I think this is true because the following equality holds

$$f_{X,Y}(x,y) = f_{X|Y}(x)\mathbb{P}(Y=y),$$

so $f_{X,Y}(x,y)$ is the probability density function with respect to the product measure. However, I am not able to prove it formally. I would appreciate some help on this. Thanks.

Answer 1

assuming $$f_{X,Y}=f_X f_Y$$

product $f_{X,Y}(x,y)$ can't be absolutely continuous on $Y$ axis - since $Y$ is not absolutely continuous then from https://en.wikipedia.org/wiki/Absolute_continuity#Definition

$$\forall x_0,\exists y_0\ne y_1, \exists\epsilon_0:|f(y_0)-f(y_1)| > \epsilon_0 \ =>\ |f_{X,Y}(x_0, y_0)-f_{X,Y}(x_0, y_1)| > \epsilon_0$$

example: $X$ is normal and $Y \sim Bernoulli(0.5)$ then $f_{X,Y}(0,0) = f_X(0) * 0.5$ and $f_{X,Y}(\epsilon, 0) = 0$

Answer 2

Let $X$ be a random variable taking values in a measurable space $(E,\mathcal{E})$ and let $Y$ be a discrete random variable taking values in a measurable space $(F,\mathcal{F})$. I will prove that the joint distribution $P_{(X,Y)}$ is absolutely continuous wrt. the product measure $P_X\otimes P_Y$.

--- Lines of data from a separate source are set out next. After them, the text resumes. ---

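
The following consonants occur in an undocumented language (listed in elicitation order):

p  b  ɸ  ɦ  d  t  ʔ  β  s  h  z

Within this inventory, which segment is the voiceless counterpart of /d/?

/t/

/d/ is a voiced alveolar stop.
The voiceless counterpart is a voiceless alveolar stop — in this inventory, /t/.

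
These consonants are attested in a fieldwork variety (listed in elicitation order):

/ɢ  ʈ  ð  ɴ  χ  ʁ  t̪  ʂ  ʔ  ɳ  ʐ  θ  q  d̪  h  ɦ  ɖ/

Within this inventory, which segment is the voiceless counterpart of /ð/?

/ð/ is a voiced dental fricative.
The voiceless counterpart is a voiceless dental fricative — in this inventory, /θ/.

/θ/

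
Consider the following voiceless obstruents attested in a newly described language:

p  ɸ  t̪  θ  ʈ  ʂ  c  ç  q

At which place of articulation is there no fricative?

place of articulation  stop      fricative
bilabial          p         ɸ       
dental            t̪        θ       
retroflex         ʈ         ʂ       
palatal           c         ç       
uvular            q         —       
Every place of articulation has a fricative member except uvular, where /χ/ would be expected.

uvular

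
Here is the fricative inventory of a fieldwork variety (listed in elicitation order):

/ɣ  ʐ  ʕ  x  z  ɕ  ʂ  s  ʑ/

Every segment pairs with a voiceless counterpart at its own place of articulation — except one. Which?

Alveolar: /s/ ~ /z/
Retroflex: /ʂ/ ~ /ʐ/
Alveolo-palatal: /ɕ/ ~ /ʑ/
Velar: /x/ ~ /ɣ/
Pharyngeal: only /ʕ/ (voiced); no voiceless partner.
So /ʕ/ is the unpaired segment.

/ʕ/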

For $B\in\mathcal{E}$ we find that $$ P_X(B)=\int_{\mathrm{supp}(Y)}P_{X|Y=y}(B)\,P_Y(\mathrm{d}y). $$ Let $y\in\mathrm{supp}(Y)$ and suppose that $P_X(B)=0$. Then, according to the above, $P_{X|Y=y}(B)=0$. This shows that $P_{X|Y=y}$ is absolutely continuous wrt. $P_X$. By the Radon-Nikodym theorem there exists a non-negative measurable function $f_y\colon (E,\mathcal{E})\to(\mathbb{R},\mathcal{B}(\mathbb{R}))$ such that $P_{X|Y=y}(\mathrm{d}x)=f_y(x)P_X(\mathrm{d}x)$.

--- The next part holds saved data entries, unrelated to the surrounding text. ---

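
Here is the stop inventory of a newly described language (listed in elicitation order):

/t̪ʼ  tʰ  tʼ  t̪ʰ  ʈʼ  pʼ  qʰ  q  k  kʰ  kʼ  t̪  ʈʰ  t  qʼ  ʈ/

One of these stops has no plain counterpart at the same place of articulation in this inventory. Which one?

/pʼ/

Dental: /t̪/ ~ /t̪ʰ/ ~ /t̪ʼ/
Alveolar: /t/ ~ /tʰ/ ~ /tʼ/
Retroflex: /ʈ/ ~ /ʈʰ/ ~ /ʈʼ/
Velar: /k/ ~ /kʰ/ ~ /kʼ/
Uvular: /q/ ~ /qʰ/ ~ /qʼ/
Bilabial: only /pʼ/ (ejective); no plain partner.
So /pʼ/ is the unpaired segment.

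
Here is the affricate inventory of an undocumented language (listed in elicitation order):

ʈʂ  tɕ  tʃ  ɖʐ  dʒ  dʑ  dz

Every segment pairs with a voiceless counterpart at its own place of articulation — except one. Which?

Postalveolar: /tʃ/ ~ /dʒ/
Retroflex: /ʈʂ/ ~ /ɖʐ/
Alveolo-palatal: /tɕ/ ~ /dʑ/
Alveolar: only /dz/ (voiced); no voiceless partner.
So /dz/ is the unpaired segment.

/dz/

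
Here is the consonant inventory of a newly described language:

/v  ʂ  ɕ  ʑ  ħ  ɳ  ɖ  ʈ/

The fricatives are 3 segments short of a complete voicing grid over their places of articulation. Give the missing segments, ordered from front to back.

/f/, /ʐ/, /ʕ/

labiodental: voiceless —, voiced /v/.
retroflex: voiceless /ʂ/, voiced —.
alveolo-palatal: voiceless /ɕ/, voiced /ʑ/.
pharyngeal: voiceless /ħ/, voiced —.
Gaps, from front to back: labiodental lacks voiceless (/f/); retroflex lacks voiced (/ʐ/); pharyngeal lacks voiced (/ʕ/).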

Now, for $A\in\mathcal{E}\otimes\mathcal{F}$ we can write $$ P_{(X,Y)}(A)=\int_{\mathrm{supp}(Y)}\int_E 1_A(x,y)\,P_{X|Y=y}(\mathrm{d}x)P_Y(\mathrm{d}y)=\int_{\mathrm{supp}(Y)}\int_E1_A(x,y)f_y(x)\,P_X(\mathrm{d}x)P_Y(\mathrm{d}y). $$ This shows that $P_{(X,Y)}$ is absolutely continuous wrt. $P_X\otimes P_Y$ with density $(x,y)\mapsto f_y(x)$.